My husband and I live next door to a wonderful litle family, two girls and a baby boy that we love to see playing in the yard, growing up so quickly before our very eyes.
We love picking out fun little things to bring them, especially the girls, when we travel or go away for the weekend. Our favorite may still be the little hula skirts and bikini tops we found for them in Hawaii last fall.
As Christmas break spread out before us, and our Colorado winter kept us snuggled up inside away from the mounting snow and bitter cold, I suspected the girls might need a field trip and their mother a break! How about we go to the knit shop and get ice cream one day?
I explained the project to their eager little faces: let's go to the store, you can pick out whatever yarn and buttons you want, and I'll make you both a little winter hat. What fun!

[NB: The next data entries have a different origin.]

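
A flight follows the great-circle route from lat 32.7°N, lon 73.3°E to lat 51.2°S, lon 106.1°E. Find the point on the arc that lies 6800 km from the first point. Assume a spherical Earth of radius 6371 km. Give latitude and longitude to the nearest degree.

≈ lat 26°S, lon 93°E

Convert each endpoint to a unit vector on the sphere (x = cos φ cos λ, y = cos φ sin λ, z = sin φ).
The central angle between the endpoints is δ = arccos(p₁·p₂) ≈ 1.549 rad (88.7°). The total great-circle distance is δ·R ≈ 1.549 × 6371 ≈ 9866 km, so the target fraction is f = 6800/9866 ≈ 0.689.
Interpolate at f ≈ 0.689 with slerp weights a = sin((1−f)δ)/sin δ ≈ 0.463, b = sin(fδ)/sin δ ≈ 0.876.
p = a·p₁ + b·p₂ ≈ (-0.040, 0.901, -0.433); φ = arcsin(p_z) ≈ -25.64°, λ = atan2(p_y, p_x) ≈ 92.56°.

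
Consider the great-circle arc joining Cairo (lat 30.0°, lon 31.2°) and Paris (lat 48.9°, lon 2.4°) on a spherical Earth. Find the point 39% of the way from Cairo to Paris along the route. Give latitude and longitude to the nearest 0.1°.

Write both endpoints as unit vectors p₁, p₂ with components (cos φ cos λ, cos φ sin λ, sin φ).
The central angle between the endpoints is δ = arccos(p₁·p₂) ≈ 0.504 rad (28.9°).
Interpolate at f = 0.39 with slerp weights a = sin((1−f)δ)/sin δ ≈ 0.627, b = sin(fδ)/sin δ ≈ 0.404.
p = a·p₁ + b·p₂ ≈ (0.730, 0.292, 0.618); φ = arcsin(p_z) ≈ 38.17°, λ = atan2(p_y, p_x) ≈ 21.82°.

≈ lat 38.2°, lon 21.8°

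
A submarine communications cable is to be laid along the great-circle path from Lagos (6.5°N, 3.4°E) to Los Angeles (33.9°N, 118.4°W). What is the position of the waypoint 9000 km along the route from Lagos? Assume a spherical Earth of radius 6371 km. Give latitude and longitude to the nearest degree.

From cos δ = sin φ₁ sin φ₂ + cos φ₁ cos φ₂ cos Δλ, the central angle is δ ≈ 1.951 rad (111.8°). The total great-circle distance is δ·R ≈ 1.951 × 6371 ≈ 12432 km, so the target fraction is f = 9000/12432 ≈ 0.724.
Interpolate at f ≈ 0.724 with slerp weights a = sin((1−f)δ)/sin δ ≈ 0.553, b = sin(fδ)/sin δ ≈ 1.064.
p = a·p₁ + b·p₂ ≈ (0.128, -0.744, 0.656); φ = arcsin(p_z) ≈ 40.98°, λ = atan2(p_y, p_x) ≈ -80.23°.

≈ 41°N, 80°W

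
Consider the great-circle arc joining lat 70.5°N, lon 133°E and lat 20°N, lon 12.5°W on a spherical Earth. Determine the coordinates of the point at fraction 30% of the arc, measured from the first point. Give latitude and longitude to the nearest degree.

≈ lat 76°N, lon 31°E

Convert each endpoint to a unit vector on the sphere (x = cos φ cos λ, y = cos φ sin λ, z = sin φ).
The central angle between the endpoints is δ = arccos(p₁·p₂) ≈ 1.507 rad (86.3°).
Interpolate at f = 0.30 with slerp weights a = sin((1−f)δ)/sin δ ≈ 0.872, b = sin(fδ)/sin δ ≈ 0.438.
p = a·p₁ + b·p₂ ≈ (0.203, 0.124, 0.971); φ = arcsin(p_z) ≈ 76.24°, λ = atan2(p_y, p_x) ≈ 31.35°.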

About an hour later, I was reminding myself why it is that our only children are dogs and a cat. Sweaty and frazzled, and pulling skeins of silk, angora, cashmere and every other ghastly expensive yarns out of their hands (how could girls so little have SUCH expensive taste???), I was wondering how I would ever get to the easy part... actually knitting something?
We settled on a couple of skeins of yarn, after a little clever sales technique negotiation on my behalf, it was time to pick out the buttons. Buttons flying, me trying to catch them, they settle on similar but different buttons (much like the yarn) and we were out of the shop and off for ice cream.

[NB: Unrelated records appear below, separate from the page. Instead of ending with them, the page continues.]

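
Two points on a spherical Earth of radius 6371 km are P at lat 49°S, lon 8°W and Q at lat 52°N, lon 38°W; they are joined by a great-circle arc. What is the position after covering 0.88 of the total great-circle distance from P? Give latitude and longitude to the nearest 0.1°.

From cos δ = sin φ₁ sin φ₂ + cos φ₁ cos φ₂ cos Δλ, the central angle is δ ≈ 1.818 rad (104.2°).
Interpolate at f = 0.88 with slerp weights a = sin((1−f)δ)/sin δ ≈ 0.223, b = sin(fδ)/sin δ ≈ 1.031.
p = a·p₁ + b·p₂ ≈ (0.645, -0.411, 0.644); φ = arcsin(p_z) ≈ 40.08°, λ = atan2(p_y, p_x) ≈ -32.51°.

≈ lat 40.1°N, lon 32.5°W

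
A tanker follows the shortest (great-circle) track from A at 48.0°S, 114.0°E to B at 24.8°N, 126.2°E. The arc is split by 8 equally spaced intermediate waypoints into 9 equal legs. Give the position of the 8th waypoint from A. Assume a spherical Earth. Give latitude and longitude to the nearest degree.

≈ 17°N, 125°E

The haversine formula gives a central angle δ ≈ 1.285 rad (73.6°) between the endpoints.
Interpolate at f = 8/9 with slerp weights a = sin((1−f)δ)/sin δ ≈ 0.148, b = sin(fδ)/sin δ ≈ 0.948.
p = a·p₁ + b·p₂ ≈ (-0.549, 0.785, 0.287); φ = arcsin(p_z) ≈ 16.70°, λ = atan2(p_y, p_x) ≈ 124.95°.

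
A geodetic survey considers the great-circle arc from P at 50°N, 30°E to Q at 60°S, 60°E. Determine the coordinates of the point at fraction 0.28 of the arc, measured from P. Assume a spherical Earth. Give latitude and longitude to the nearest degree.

≈ 19°N, 39°E

Write both endpoints as unit vectors p₁, p₂ with components (cos φ cos λ, cos φ sin λ, sin φ).
The central angle between the endpoints is δ = arccos(p₁·p₂) ≈ 1.966 rad (112.6°).
Interpolate at f = 0.28 with slerp weights a = sin((1−f)δ)/sin δ ≈ 1.071, b = sin(fδ)/sin δ ≈ 0.567.
p = a·p₁ + b·p₂ ≈ (0.738, 0.590, 0.329); φ = arcsin(p_z) ≈ 19.22°, λ = atan2(p_y, p_x) ≈ 38.63°.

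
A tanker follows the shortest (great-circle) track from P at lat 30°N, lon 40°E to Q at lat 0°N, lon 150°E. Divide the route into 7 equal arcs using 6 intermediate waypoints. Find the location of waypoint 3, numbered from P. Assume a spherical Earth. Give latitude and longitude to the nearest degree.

≈ lat 27°N, lon 93°E

Write both endpoints as unit vectors p₁, p₂ with components (cos φ cos λ, cos φ sin λ, sin φ).
The central angle between the endpoints is δ = arccos(p₁·p₂) ≈ 1.872 rad (107.2°).
Interpolate at f = 3/7 with slerp weights a = sin((1−f)δ)/sin δ ≈ 0.918, b = sin(fδ)/sin δ ≈ 0.753.
p = a·p₁ + b·p₂ ≈ (-0.043, 0.887, 0.459); φ = arcsin(p_z) ≈ 27.33°, λ = atan2(p_y, p_x) ≈ 92.75°.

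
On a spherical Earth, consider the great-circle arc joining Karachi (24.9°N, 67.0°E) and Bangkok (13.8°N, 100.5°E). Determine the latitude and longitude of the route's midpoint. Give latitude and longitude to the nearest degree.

From cos δ = sin φ₁ sin φ₂ + cos φ₁ cos φ₂ cos Δλ, the central angle is δ ≈ 0.583 rad (33.4°).
Interpolate at f = 1/2 with slerp weights a = sin((1−f)δ)/sin δ ≈ 0.522, b = sin(fδ)/sin δ ≈ 0.522.
p = a·p₁ + b·p₂ ≈ (0.093, 0.934, 0.344); φ = arcsin(p_z) ≈ 20.14°, λ = atan2(p_y, p_x) ≈ 84.34°.

≈ 20°N, 84°E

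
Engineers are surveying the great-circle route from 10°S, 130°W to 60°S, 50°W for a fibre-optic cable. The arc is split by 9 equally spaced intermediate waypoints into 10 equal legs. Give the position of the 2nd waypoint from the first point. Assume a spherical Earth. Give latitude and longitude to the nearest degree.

≈ 23°S, 122°W

Convert each endpoint to a unit vector on the sphere (x = cos φ cos λ, y = cos φ sin λ, z = sin φ).
The central angle between the endpoints is δ = arccos(p₁·p₂) ≈ 1.333 rad (76.4°).
Interpolate at f = 2/10 with slerp weights a = sin((1−f)δ)/sin δ ≈ 0.901, b = sin(fδ)/sin δ ≈ 0.271.
p = a·p₁ + b·p₂ ≈ (-0.483, -0.783, -0.391); φ = arcsin(p_z) ≈ -23.03°, λ = atan2(p_y, p_x) ≈ -121.66°.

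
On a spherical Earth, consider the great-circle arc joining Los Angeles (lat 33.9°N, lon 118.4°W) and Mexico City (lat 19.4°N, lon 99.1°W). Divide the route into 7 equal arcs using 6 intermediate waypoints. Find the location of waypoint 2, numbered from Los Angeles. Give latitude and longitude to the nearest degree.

≈ lat 30°N, lon 112°W

Convert each endpoint to a unit vector on the sphere (x = cos φ cos λ, y = cos φ sin λ, z = sin φ).
The central angle between the endpoints is δ = arccos(p₁·p₂) ≈ 0.392 rad (22.5°).
Interpolate at f = 2/7 with slerp weights a = sin((1−f)δ)/sin δ ≈ 0.723, b = sin(fδ)/sin δ ≈ 0.293.
p = a·p₁ + b·p₂ ≈ (-0.329, -0.801, 0.501); φ = arcsin(p_z) ≈ 30.04°, λ = atan2(p_y, p_x) ≈ -112.35°.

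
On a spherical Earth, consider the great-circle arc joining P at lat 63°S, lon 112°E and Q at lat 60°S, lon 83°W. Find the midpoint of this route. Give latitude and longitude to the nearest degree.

The haversine formula gives a central angle δ ≈ 0.986 rad (56.5°) between the endpoints.
Interpolate at f = 1/2 with slerp weights a = sin((1−f)δ)/sin δ ≈ 0.568, b = sin(fδ)/sin δ ≈ 0.568.
p = a·p₁ + b·p₂ ≈ (-0.062, -0.043, -0.997); φ = arcsin(p_z) ≈ -85.68°, λ = atan2(p_y, p_x) ≈ -145.38°.

≈ lat 86°S, lon 145°W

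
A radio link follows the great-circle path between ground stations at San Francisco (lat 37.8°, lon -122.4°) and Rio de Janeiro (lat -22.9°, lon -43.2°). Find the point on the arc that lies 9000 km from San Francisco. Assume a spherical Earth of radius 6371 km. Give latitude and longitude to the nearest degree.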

For the next week, every time we saw their faces looking over the fence, the same question: "Are our hats done yet?" We saw them at another neighbor's holiday open house, and they both came running up to me...

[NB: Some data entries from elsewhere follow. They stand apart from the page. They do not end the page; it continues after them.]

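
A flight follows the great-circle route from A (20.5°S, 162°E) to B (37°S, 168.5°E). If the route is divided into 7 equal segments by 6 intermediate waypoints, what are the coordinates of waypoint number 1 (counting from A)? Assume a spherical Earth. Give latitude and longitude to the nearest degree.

≈ (23°S, 163°E)

Convert each endpoint to a unit vector on the sphere (x = cos φ cos λ, y = cos φ sin λ, z = sin φ).
The central angle between the endpoints is δ = arccos(p₁·p₂) ≈ 0.304 rad (17.4°).
Interpolate at f = 1/7 with slerp weights a = sin((1−f)δ)/sin δ ≈ 0.861, b = sin(fδ)/sin δ ≈ 0.145.
p = a·p₁ + b·p₂ ≈ (-0.880, 0.272, -0.389); φ = arcsin(p_z) ≈ -22.87°, λ = atan2(p_y, p_x) ≈ 162.82°.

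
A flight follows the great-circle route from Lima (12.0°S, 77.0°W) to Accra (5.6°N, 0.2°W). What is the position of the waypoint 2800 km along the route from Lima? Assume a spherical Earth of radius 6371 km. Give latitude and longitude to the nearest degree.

≈ 7°S, 52°W

Write both endpoints as unit vectors p₁, p₂ with components (cos φ cos λ, cos φ sin λ, sin φ).
The central angle between the endpoints is δ = arccos(p₁·p₂) ≈ 1.367 rad (78.3°). The total great-circle distance is δ·R ≈ 1.367 × 6371 ≈ 8712 km, so the target fraction is f = 2800/8712 ≈ 0.321.
Interpolate at f ≈ 0.321 with slerp weights a = sin((1−f)δ)/sin δ ≈ 0.817, b = sin(fδ)/sin δ ≈ 0.434.
p = a·p₁ + b·p₂ ≈ (0.612, -0.780, -0.128); φ = arcsin(p_z) ≈ -7.33°, λ = atan2(p_y, p_x) ≈ -51.89°.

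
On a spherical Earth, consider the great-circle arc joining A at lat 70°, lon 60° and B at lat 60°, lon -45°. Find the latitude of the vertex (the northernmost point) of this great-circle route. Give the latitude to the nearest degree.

The great circle lies in the plane with unit normal n̂ = (p₁ × p₂)/|p₁ × p₂|.
Here n̂_z ≈ -0.259; the vertex latitude is φ_max = arccos|n̂_z| ≈ 75.0°.
Check via Clairaut: cos φ_max = |cos φ₁| · sin C = cos(70.0°)·sin(49.1°) ≈ 0.259, again giving ≈ 75.0°.

≈ 75°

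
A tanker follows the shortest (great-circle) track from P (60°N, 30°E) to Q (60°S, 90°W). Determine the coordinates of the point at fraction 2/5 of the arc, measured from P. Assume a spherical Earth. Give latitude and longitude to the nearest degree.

From cos δ = sin φ₁ sin φ₂ + cos φ₁ cos φ₂ cos Δλ, the central angle is δ ≈ 2.636 rad (151.0°).
Interpolate at f = 2/5 with slerp weights a = sin((1−f)δ)/sin δ ≈ 2.065, b = sin(fδ)/sin δ ≈ 1.796.
p = a·p₁ + b·p₂ ≈ (0.894, -0.382, 0.233); φ = arcsin(p_z) ≈ 13.48°, λ = atan2(p_y, p_x) ≈ -23.12°.

≈ (13°N, 23°W)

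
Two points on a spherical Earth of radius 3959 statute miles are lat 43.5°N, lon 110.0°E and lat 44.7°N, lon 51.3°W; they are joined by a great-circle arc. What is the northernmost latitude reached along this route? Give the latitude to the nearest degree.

The great circle lies in the plane with unit normal n̂ = (p₁ × p₂)/|p₁ × p₂|.
Here n̂_z ≈ -0.165; the vertex latitude is φ_max = arccos|n̂_z| ≈ 80.5°.
Check via Clairaut: cos φ_max = |cos φ₁| · sin C = cos(43.5°)·sin(13.2°) ≈ 0.165, again giving ≈ 80.5°.

≈ 80°N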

"Are our hats done yet???"
"One of them is!" I respond. Oh god, what a rookie mistake.
They eye me suspiciously. "Which one is done?". Knowing that all future loyalty lies in the critical answer that comes-- finishing one surely indicates that one of the girls is clearly my favorite-- I'm saved by their father, graciously proferring a glass of wine and saving the day. I knew that hats had to be finished, stat.
The girls loved them. They ran around gripping them, tossing them in the air, modeling them on their teddy bears. I'm not sure that I've actually ever seen them on their heads, but that's okay. The joy is in the making, right?